I went to the art museum, which, in this university town, was heavily invested in being the face of Japanese internment in WW2, of the indigenous population, of the Mexican immigrant.  Comments left on the website warned that the museum had a political bent.  Still, after living in the Bay Area, I had the feeling that the liberal university town element coexists peacefully with more conservative locals.  Most of the people I talked with were either apolitical with an open mind or solidly to the right of center.

Immigration from California has bolstered housing prices considerably in Boise.  In fact, there are many realtors advertising themselves as "specialists" in relocation from California and other blue states.

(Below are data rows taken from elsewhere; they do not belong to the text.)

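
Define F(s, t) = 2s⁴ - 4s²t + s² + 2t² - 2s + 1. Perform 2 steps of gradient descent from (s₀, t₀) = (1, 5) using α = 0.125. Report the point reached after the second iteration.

∇F = (8s³ - 8st + 2s - 2, -4s² + 4t)
(s₁, t₁) = (1, 5) − 0.125·(-32, 16) = (5, 3)
(s₂, t₂) = (5, 3) − 0.125·(888, -88) = (-106, 14)

(-106, 14)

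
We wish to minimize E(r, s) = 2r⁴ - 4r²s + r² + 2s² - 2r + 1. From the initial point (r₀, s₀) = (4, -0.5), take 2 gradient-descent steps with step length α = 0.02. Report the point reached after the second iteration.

(40.44320512, 4.324192)

∇E = (8r³ - 8rs + 2r - 2, -4r² + 4s)
Step 1: at (4, -0.5), ∇E = (534, -66) → (4, -0.5) − 0.02·(534, -66) = (-6.68, 0.82)
Step 2: at (-6.68, 0.82), ∇E = (-2356.160256, -175.2096) → (-6.68, 0.82) − 0.02·(-2356.160256, -175.2096) = (40.44320512, 4.324192)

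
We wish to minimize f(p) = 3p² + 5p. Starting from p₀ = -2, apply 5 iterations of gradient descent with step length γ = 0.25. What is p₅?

f′(p) = 6p + 5
Step 1: f′(-2) = -7; p₁ = -2 − 0.25·(-7) = -0.25
Step 2: f′(-0.25) = 3.5; p₂ = -0.25 − 0.25·3.5 = -1.125
Step 3: f′(-1.125) = -1.75; p₃ = -1.125 − 0.25·(-1.75) = -0.6875
Step 4: f′(-0.6875) = 0.875; p₄ = -0.6875 − 0.25·0.875 = -0.90625
Step 5: f′(-0.90625) = -0.4375; p₅ = -0.90625 − 0.25·(-0.4375) = -0.796875

-0.796875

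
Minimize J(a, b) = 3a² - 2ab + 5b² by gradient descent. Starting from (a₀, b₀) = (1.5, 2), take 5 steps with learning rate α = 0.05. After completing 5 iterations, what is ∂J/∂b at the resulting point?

1.21224

∇J = (6a - 2b, -2a + 10b)
(a₁, b₁) = (1.5, 2) − 0.05·(5, 17) = (1.25, 1.15)
(a₂, b₂) = (1.25, 1.15) − 0.05·(5.2, 9) = (0.99, 0.7)
(a₃, b₃) = (0.99, 0.7) − 0.05·(4.54, 5.02) = (0.763, 0.449)
(a₄, b₄) = (0.763, 0.449) − 0.05·(3.68, 2.964) = (0.579, 0.3008)
(a₅, b₅) = (0.579, 0.3008) − 0.05·(2.8724, 1.85) = (0.43538, 0.2083)
∂J/∂b at (0.43538, 0.2083) = 1.21224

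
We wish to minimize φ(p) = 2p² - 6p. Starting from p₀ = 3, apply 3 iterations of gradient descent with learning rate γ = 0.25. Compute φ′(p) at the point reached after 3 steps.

φ′(p) = 4p - 6
p₁ = 3 − 0.25·6 = 1.5
p₂ = 1.5 − 0.25·0 = 1.5
p₃ = 1.5 − 0.25·0 = 1.5
φ′(p) at (1.5) = 0

0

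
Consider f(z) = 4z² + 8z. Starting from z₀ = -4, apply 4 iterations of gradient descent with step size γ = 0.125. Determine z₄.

-1

f′(z) = 8z + 8
z₁ = -4 − 0.125·(-24) = -1
z₂ = -1 − 0.125·0 = -1
z₃ = -1 − 0.125·0 = -1
z₄ = -1 − 0.125·0 = -1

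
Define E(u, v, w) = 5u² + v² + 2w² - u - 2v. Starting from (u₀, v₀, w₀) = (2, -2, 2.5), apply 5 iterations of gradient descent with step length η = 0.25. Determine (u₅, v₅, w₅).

∇E = (10u - 1, 2v - 2, 4w)
(u₁, v₁, w₁) = (2, -2, 2.5) − 0.25·(19, -6, 10) = (-2.75, -0.5, 0)
(u₂, v₂, w₂) = (-2.75, -0.5, 0) − 0.25·(-28.5, -3, 0) = (4.375, 0.25, 0)
(u₃, v₃, w₃) = (4.375, 0.25, 0) − 0.25·(42.75, -1.5, 0) = (-6.3125, 0.625, 0)
(u₄, v₄, w₄) = (-6.3125, 0.625, 0) − 0.25·(-64.125, -0.75, 0) = (9.71875, 0.8125, 0)
(u₅, v₅, w₅) = (9.71875, 0.8125, 0) − 0.25·(96.1875, -0.375, 0) = (-14.328125, 0.90625, 0)

(-14.328125, 0.90625, 0)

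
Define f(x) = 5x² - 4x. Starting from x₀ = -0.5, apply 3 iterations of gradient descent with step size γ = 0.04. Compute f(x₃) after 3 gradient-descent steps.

f′(x) = 10x - 4
x₁ = -0.5 − 0.04·(-9) = -0.14
x₂ = -0.14 − 0.04·(-5.4) = 0.076
x₃ = 0.076 − 0.04·(-3.24) = 0.2056
f(0.2056) = -0.6110432

-0.6110432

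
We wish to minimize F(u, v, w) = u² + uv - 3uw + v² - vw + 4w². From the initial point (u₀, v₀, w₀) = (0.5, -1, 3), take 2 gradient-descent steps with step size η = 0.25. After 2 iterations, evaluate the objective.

∇F = (2u + v - 3w, u + 2v - w, -3u - v + 8w)
(u₁, v₁, w₁) = (0.5, -1, 3) − 0.25·(-9, -4.5, 23.5) = (2.75, 0.125, -2.875)
(u₂, v₂, w₂) = (2.75, 0.125, -2.875) − 0.25·(14.25, 5.875, -31.375) = (-0.8125, -1.34375, 4.96875)
F(-0.8125, -1.34375, 4.96875) = 121.099609375

121.099609375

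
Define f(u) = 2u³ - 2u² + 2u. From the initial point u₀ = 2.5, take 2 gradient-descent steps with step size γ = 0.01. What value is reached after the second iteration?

1.9814785

f′(u) = 6u² - 4u + 2
u₁ = 2.5 − 0.01·29.5 = 2.205
u₂ = 2.205 − 0.01·22.35215 = 1.9814785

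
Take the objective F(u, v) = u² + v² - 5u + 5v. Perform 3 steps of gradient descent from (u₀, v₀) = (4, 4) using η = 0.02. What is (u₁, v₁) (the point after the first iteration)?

∇F = (2u - 5, 2v + 5)
Step 1: at (4, 4), ∇F = (3, 13) → (4, 4) − 0.02·(3, 13) = (3.94, 3.74)

(3.94, 3.74)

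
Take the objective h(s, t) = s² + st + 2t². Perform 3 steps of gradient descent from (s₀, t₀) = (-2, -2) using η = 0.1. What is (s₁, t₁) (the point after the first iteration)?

∇h = (2s + t, s + 4t)
Step 1: at (-2, -2), ∇h = (-6, -10) → (-2, -2) − 0.1·(-6, -10) = (-1.4, -1)

(-1.4, -1)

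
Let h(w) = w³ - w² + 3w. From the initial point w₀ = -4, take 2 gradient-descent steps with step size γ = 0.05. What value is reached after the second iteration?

-15.040375

h′(w) = 3w² - 2w + 3
w₁ = -4 − 0.05·59 = -6.95
w₂ = -6.95 − 0.05·161.8075 = -15.040375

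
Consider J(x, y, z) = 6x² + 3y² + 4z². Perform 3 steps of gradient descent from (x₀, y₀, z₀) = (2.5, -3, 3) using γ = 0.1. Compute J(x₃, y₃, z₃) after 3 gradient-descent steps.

0.115296

∇J = (12x, 6y, 8z)
Step 1: at (2.5, -3, 3), ∇J = (30, -18, 24) → (2.5, -3, 3) − 0.1·(30, -18, 24) = (-0.5, -1.2, 0.6)
Step 2: at (-0.5, -1.2, 0.6), ∇J = (-6, -7.2, 4.8) → (-0.5, -1.2, 0.6) − 0.1·(-6, -7.2, 4.8) = (0.1, -0.48, 0.12)
Step 3: at (0.1, -0.48, 0.12), ∇J = (1.2, -2.88, 0.96) → (0.1, -0.48, 0.12) − 0.1·(1.2, -2.88, 0.96) = (-0.02, -0.192, 0.024)
J(-0.02, -0.192, 0.024) = 0.115296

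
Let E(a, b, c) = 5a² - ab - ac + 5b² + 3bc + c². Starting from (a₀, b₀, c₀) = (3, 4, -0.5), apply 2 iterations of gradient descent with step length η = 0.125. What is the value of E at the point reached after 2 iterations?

∇E = (10a - b - c, -a + 10b + 3c, -a + 3b + 2c)
Step 1: at (3, 4, -0.5), ∇E = (26.5, 35.5, 8) → (3, 4, -0.5) − 0.125·(26.5, 35.5, 8) = (-0.3125, -0.4375, -1.5)
Step 2: at (-0.3125, -0.4375, -1.5), ∇E = (-1.1875, -8.5625, -4) → (-0.3125, -0.4375, -1.5) − 0.125·(-1.1875, -8.5625, -4) = (-0.1640625, 0.6328125, -1)
E(-0.1640625, 0.6328125, -1) = 1.17816162109375

1.17816162109375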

While I'm not sure it's the place for us, Boise is a possibility.  It is the first place I've looked, but I'm pretty sure that if things in my state get any more stupid, expensive, and ugly (our taxes are very ugly!), it'll be time to find some alternative.  Not Texas, either.  I know it's trendy these days, but I can't bring myself to consider it.

This is a wide-open country, and I want to see more of it.  I hope to find some place to dig in for the duration that combines good cultural opportunities; a thriving economy; lower taxes; decent medical care; and far, far less of blue-state politics.  I know I'm not alone thinking this way.  That's why a U-Haul rental in California is so very hard to come by, and reportedly outrageously expensive.